Я представил, как эту складную вещицу розового цвета завалили беспризорным хламом, придушили сверху, попрыгали и ещё добавили из третьего контейнера, полупустого... и поплыл мой — Вероничкин — капот на завод вторсырья в перетруску, в переплавку, а может и не на завод вовсе, а на одну из подмосковных свалок.
Оставалось ещё Бюро находок. Последняя зацепка... Но не видно нигде ни вывески, ни указателя. Я догадался нырнуть в подземный переход метро, и действительно, стрелка указывала нужное мне направление. Долгий, тусклый коридор, в конце которого — открытая дверь. Я постоял возле, представил, как капот, услышав мой просительный голос, бросится со своего места к раскрытой двери. И хранитель, счастливо улыбаясь, вручит его мне. А я, а я, на радостях дам ему сто рублей, или двести...
«Нет, — оповестил официальным тоном хранитель, — вчера никаких находок не поступало».
Всё. Похоронил сокровище. Но оно, меченое моим вчерашним горячим прикосновением, отзывается, мерцает из косматого хаоса потерянных предметов, мигает, мерцает...
Занято
Кто не видел, как на конечной станции берется с боем вагон электрички? Пассажиры еще не успели выйти, а могучий поршень встречной лавины уже вталкивает в тамбур самых нетерпеливых, самых отчаянных.
Вот женщина плюхается на середину лавки и, раскинув руки, бронирует два места. Вот мужичок, карасиком пронырнувший у стеночки, устраивается к окошку и напротив себя кладет газету: занято. Каждый заботится о ближнем — родственнике или знакомом, где-то там замешкавшемся в дверях, а, может, только обещавшем прибыть на этот поезд, в этот, как договорились, вагон. За две-три минуты до отправления впрок занятые места обретают притягательность мишени — редкий пассажир, идущий мимо, не пальнет по ним глазами. Но получит мгновенный отлуп: «Занято!»
Старик, не задавая вопросов, садится на свободное место, покрытое шляпой. Шляпу вежливо кладет на колени соседа и для прочности, чтобы тот не спихнул его, между ног помещает свою инвалидную палку. Сосед, рослый малый, пучит глаза и важно выговаривает: «Ну, ты и нахал, батя!» Почти безобидная фраза действует как бикфордов шнур.

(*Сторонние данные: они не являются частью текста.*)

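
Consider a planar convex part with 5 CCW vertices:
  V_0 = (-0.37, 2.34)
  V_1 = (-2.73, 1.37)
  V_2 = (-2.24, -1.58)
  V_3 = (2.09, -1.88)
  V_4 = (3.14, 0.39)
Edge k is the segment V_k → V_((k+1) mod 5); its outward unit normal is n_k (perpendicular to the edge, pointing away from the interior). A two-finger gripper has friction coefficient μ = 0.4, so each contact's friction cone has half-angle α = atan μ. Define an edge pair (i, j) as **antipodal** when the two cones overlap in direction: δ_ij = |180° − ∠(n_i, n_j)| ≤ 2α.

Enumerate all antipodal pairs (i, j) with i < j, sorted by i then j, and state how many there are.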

Поезд тронулся, все более или менее определились в своем положении, зреет взрыв негодования. «Батя за таких, как ты, небось, ногу в Отечественной потерял!» Это голос женщины, стоящей в проходе и увешанной тяжелыми сумками. Полки заняты, на пол поставить некуда, люди сдавлены до плотности кирпичной кладки. Потесненный малый обращается к корешу: «Видал телку?» Кореш, явно под балдой, выпаливает в его защиту: «Он весь Афган пропахал, пока вы здесь буженину хавали!» И пошло-поехало. Уже полвагона втянуто в огнедышащий кратер, откуда вылетают нешуточные угрозы: «Пусти, говорю, я его щас урою!!!»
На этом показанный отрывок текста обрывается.